Eighth Circuit Bankruptcy Monitor
In Richards v. Rabo Agrifinance, LLC (In re Kip and Andrea Richards Family Farm & Ranch, LLC), the Eighth Circuit BAP (Judges Schermer, Shodeen and Sandberg) affirmed the bankruptcy court’s determination that members of a debtor LLC were equitably estopped from claiming ownership of LLC property.
The Debtor and its secured lender agreed to a stipulated chapter 11 plan that, among other things, required the sale of substantially all the Debtor’s assets and for the lender to receive the sale proceeds. The lender also agreed as part of the plan to dismiss any litigation against the members of the Debtor.
Post-confirmation, the lender moved to compel the Debtor’s compliance with the plan by requiring the Debtor to liquidate or deliver certain equipment to the lender. The members, however, claimed that they owned some of the equipment and that the Debtor therefore could not and was not obligated to liquidate or deliver that equipment. The bankruptcy court concluded that the members were equitably estopped from advancing such an interest. The BAP found the bankruptcy court’s holding justified by the following record facts, among others:
- The members prepared and submitted operating reports listing the equipment as the Debtor’s property;
- The members omitted to disclose in the Debtor’s schedules that the Debtor possessed equipment that was owned by another;
- The Debtor’s post-petition tax returns, signed by one of the members, listed the equipment as being the Debtor’s;
- The individual members’ tax returns included no entry for depreciation of the equipment, although one included entries for depreciation of other equipment; and,
- The individual members supplied personal balance sheets to the lender shortly before confirmation that showed the members did not claim an interest in the Debtor’s assets.
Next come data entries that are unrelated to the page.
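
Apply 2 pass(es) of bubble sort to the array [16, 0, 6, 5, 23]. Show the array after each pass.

After pass 1: [0, 6, 5, 16, 23] (3 swaps)
After pass 2: [0, 5, 6, 16, 23] (1 swaps)
Total swaps: 4


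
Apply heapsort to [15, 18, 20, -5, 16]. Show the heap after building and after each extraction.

Build heap: [20, 18, 15, -5, 16]
Extract 20: [18, 16, 15, -5, 20]
Extract 18: [16, -5, 15, 18, 20]
Extract 16: [15, -5, 16, 18, 20]
Extract 15: [-5, 15, 16, 18, 20]


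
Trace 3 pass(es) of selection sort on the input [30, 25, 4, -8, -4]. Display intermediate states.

Pass 1: Select minimum -8 at index 3, swap -> [-8, 25, 4, 30, -4]
Pass 2: Select minimum -4 at index 4, swap -> [-8, -4, 4, 30, 25]
Pass 3: Select minimum 4 at index 2, swap -> [-8, -4, 4, 30, 25]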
As noted, the BAP affirmed the bankruptcy court, applying clear error review on issues of fact, de novo review on issues of law, and an abuse of discretion standard for the bankruptcy court’s denial of the members’ motion for a new trial.
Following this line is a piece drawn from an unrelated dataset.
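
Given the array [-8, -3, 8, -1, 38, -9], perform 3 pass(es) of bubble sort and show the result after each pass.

After pass 1: [-8, -3, -1, 8, -9, 38] (2 swaps)
After pass 2: [-8, -3, -1, -9, 8, 38] (1 swaps)
After pass 3: [-8, -3, -9, -1, 8, 38] (1 swaps)
Total swaps: 4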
The Court observed that the parties and the bankruptcy court looked to the substantive law of Nebraska for the elements of equitable estoppel, and the Court followed suit without further discussion. Although it probably was not outcome determinative in this instance, the parties likely could have referenced federal law principles of equitable estoppel instead of state law, because the issue first arose on a motion to compel plan performance under section 1142. See, e.g., In re Wertz, 557 B.R. 695, 705 (Bankr. E.D. Ark. 2016) (“When a claim of equitable estoppel is made with respect to a federal statute, federal law principles of equitable estoppel apply.”). In any event, the Court held that the bankruptcy court’s factual findings were adequately supported by the evidence as to each element of equitable estoppel, and that the bankruptcy court did not abuse its discretion in denying a new trial.
The BAP characterized the members as having repeatedly and consistently represented that the Debtor owned the property at issue. The outcome of the appeal, therefore, is not surprising. But, the BAP did make a noteworthy observation in response to the members’ argument that the lender did not exercise sufficient diligence to permit the lender to rely on the doctrine of equitable estoppel. In particular, the members argued that a “search of public records . . . would have shown that titled vehicles listed in the Debtor’s schedules were not titled in the Debtor’s name.” The BAP agreed with the bankruptcy court that the lender was under no obligation to take additional steps to verify the accuracy of the Debtor’s schedules before relying on them. In fact, the BAP agreed that the lender “was entitled to rely as a matter of law . . . on the listing of machinery and equipment on the Debtor’s schedules . . . as the machinery and equipment to be sold under the Plan.” This observation should be some comfort to lenders relying on debtors’ sworn representations in reaching consensual resolutions.
This blog post was drafted by Ryan Hardy, an attorney in the Spencer Fane LLP St. Louis, MO office. For more information, visit spencerfane.com.
 Only one of the members signed the operating reports and schedules. But, at least with respect to the operating reports, the record showed that the other member actually prepared same. Thus, the case does not present an issue where one member of an LLC was deemed estopped from asserting rights due to misrepresentations by another member in which she played no role.